Now, what about those slices on everyone’s backs? And this detail is courteous of the ever brilliant CY (THiNC. editor extraordinare). Her theory was that this slice represents the scar from the removal of angel’s wings. This then connects back to this Demonic theory that these are hell spawn who are intent on dismantling the earth’s angels and overcoming light with dark. This definitely spins the story to a much darker explanation. Maybe the darkest of them all. Hrmmm. I don’t know.
Theory #9 – Marina the Psycho Killer
Of all the 6 Patreon theories, this one is by far my favorite. We talked about up at #1 that it could be that Marina is just insane, right? But what if it’s actually worse than that? What if she’s not only insane, but she’s the one murdering everyone.
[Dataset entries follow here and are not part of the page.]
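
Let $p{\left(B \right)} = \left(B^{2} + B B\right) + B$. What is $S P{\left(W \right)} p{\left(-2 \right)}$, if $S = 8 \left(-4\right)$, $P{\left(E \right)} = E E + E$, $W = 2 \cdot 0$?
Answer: $0$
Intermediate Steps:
$W = 0$
$P{\left(E \right)} = E + E^{2}$ ($P{\left(E \right)} = E^{2} + E = E + E^{2}$)
$p{\left(B \right)} = B + 2 B^{2}$ ($p{\left(B \right)} = \left(B^{2} + B^{2}\right) + B = 2 B^{2} + B = B + 2 B^{2}$)
$S = -32$
$S P{\left(W \right)} p{\left(-2 \right)} = - 32 \cdot 0 \left(1 + 0\right) \left(- 2 \left(1 + 2 \left(-2\right)\right)\right) = - 32 \cdot 0 \cdot 1 \left(- 2 \left(1 - 4\right)\right) = \left(-32\right) 0 \left(\left(-2\right) \left(-3\right)\right) = 0 \cdot 6 = 0$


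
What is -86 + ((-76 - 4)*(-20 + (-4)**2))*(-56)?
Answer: -18006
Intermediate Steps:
-86 + ((-76 - 4)*(-20 + (-4)**2))*(-56) = -86 - 80*(-20 + 16)*(-56) = -86 - 80*(-4)*(-56) = -86 + 320*(-56) = -86 - 17920 = -18006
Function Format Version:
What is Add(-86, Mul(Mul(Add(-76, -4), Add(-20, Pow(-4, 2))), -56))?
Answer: -18006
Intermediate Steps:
Add(-86, Mul(Mul(Add(-76, -4), Add(-20, Pow(-4, 2))), -56)) = Add(-86, Mul(Mul(-80, Add(-20, 16)), -56)) = Add(-86, Mul(Mul(-80, -4), -56)) = Add(-86, Mul(320, -56)) = Add(-86, -17920) = -18006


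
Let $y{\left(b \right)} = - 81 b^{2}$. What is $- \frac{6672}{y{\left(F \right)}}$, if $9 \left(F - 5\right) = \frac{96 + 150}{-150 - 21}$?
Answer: $\frac{21677328}{6165289} \approx 3.516$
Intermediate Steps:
$F = \frac{2483}{513}$ ($F = 5 + \frac{\left(96 + 150\right) \frac{1}{-150 - 21}}{9} = 5 + \frac{246 \frac{1}{-171}}{9} = 5 + \frac{246 \left(- \frac{1}{171}\right)}{9} = 5 + \frac{1}{9} \left(- \frac{82}{57}\right) = 5 - \frac{82}{513} = \frac{2483}{513} \approx 4.8402$)
$- \frac{6672}{y{\left(F \right)}} = - \frac{6672}{\left(-81\right) \left(\frac{2483}{513}\right)^{2}} = - \frac{6672}{\left(-81\right) \frac{6165289}{263169}} = - \frac{6672}{- \frac{6165289}{3249}} = \left(-6672\right) \left(- \frac{3249}{6165289}\right) = \frac{21677328}{6165289}$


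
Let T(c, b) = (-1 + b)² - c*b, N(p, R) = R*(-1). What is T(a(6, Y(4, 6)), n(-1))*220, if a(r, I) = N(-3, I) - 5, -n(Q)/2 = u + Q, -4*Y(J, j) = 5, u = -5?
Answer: 36520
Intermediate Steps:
N(p, R) = -R
Y(J, j) = -5/4 (Y(J, j) = -¼*5 = -5/4)
n(Q) = 10 - 2*Q (n(Q) = -2*(-5 + Q) = 10 - 2*Q)
a(r, I) = -5 - I (a(r, I) = -I - 5 = -5 - I)
T(c, b) = (-1 + b)² - b*c
T(a(6, Y(4, 6)), n(-1))*220 = ((-1 + (10 - 2*(-1)))² - (10 - 2*(-1))*(-5 - 1*(-5/4)))*220 = ((-1 + (10 + 2))² - (10 + 2)*(-5 + 5/4))*220 = ((-1 + 12)² - 1*12*(-15/4))*220 = (11² + 45)*220 = (121 + 45)*220 = 166*220 = 36520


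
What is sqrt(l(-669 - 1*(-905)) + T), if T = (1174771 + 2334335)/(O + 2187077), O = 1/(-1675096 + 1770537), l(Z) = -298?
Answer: I*sqrt(3228566699359935103569751)/104368407979 ≈ 17.216*I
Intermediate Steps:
O = 1/95441 ≈ 1.0478e-5
T = 167456292873/104368407979 (T = (1174771 + 2334335)/(1/95441 + 2187077) = 3509106/(208736815958/95441) = 3509106*(95441/208736815958) = 167456292873/104368407979 ≈ 1.6045)
sqrt(l(-669 - 1*(-905)) + T) = sqrt(-298 + 167456292873/104368407979) = sqrt(-30934329284869/104368407979) = I*sqrt(3228566699359935103569751)/104368407979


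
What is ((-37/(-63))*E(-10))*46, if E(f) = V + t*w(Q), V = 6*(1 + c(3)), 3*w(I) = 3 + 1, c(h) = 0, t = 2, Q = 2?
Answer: 44252/189 ≈ 234.14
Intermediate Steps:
w(I) = 4/3 (w(I) = (3 + 1)/3 = (1/3)*4 = 4/3)
V = 6 (V = 6*(1 + 0) = 6*1 = 6)
E(f) = 26/3 (E(f) = 6 + 2*(4/3) = 6 + 8/3 = 26/3)
((-37/(-63))*E(-10))*46 = (-37/(-63)*(26/3))*46 = (-37*(-1/63)*(26/3))*46 = ((37/63)*(26/3))*46 = (962/189)*46 = 44252/189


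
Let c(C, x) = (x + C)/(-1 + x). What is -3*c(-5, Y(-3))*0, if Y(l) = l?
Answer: 0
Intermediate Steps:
c(C, x) = (C + x)/(-1 + x)
-3*c(-5, Y(-3))*0 = -3*(-5 - 3)/(-1 - 3)*0 = -3*(-8)/(-4)*0 = -(-3)*(-8)/4*0 = -3*2*0 = -6*0 = 0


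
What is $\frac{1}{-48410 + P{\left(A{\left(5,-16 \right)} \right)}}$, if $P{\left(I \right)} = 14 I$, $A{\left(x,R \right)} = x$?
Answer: $- \frac{1}{48340} \approx -2.0687 \cdot 10^{-5}$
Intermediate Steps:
$\frac{1}{-48410 + P{\left(A{\left(5,-16 \right)} \right)}} = \frac{1}{-48410 + 14 \cdot 5} = \frac{1}{-48410 + 70} = \frac{1}{-48340} = - \frac{1}{48340}$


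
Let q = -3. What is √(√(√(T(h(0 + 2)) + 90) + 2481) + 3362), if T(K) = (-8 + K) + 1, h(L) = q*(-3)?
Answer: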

She alone sees Camiel. And only she is the one that murders Richard. It’d be easy enough could get the poison herself. Better yet, she’s the one to blow-dart the gardener and ditch his body in the pond nearby. Could it be that she is the one that is actively working to kill everyone in the family. The only flaw to this theory is where do the kids go at the end? Run for help? Yeah… that works. That’s a pretty decent theory.
After thinking about all nine of these theories, I actually don’t think I have a favorite. Which is interesting in that it is my favorite that I easily came up with nine theories! So there you have it – 9 Crazy Theories to Explain the Movie Borgman. What a wild ride that was. Phew.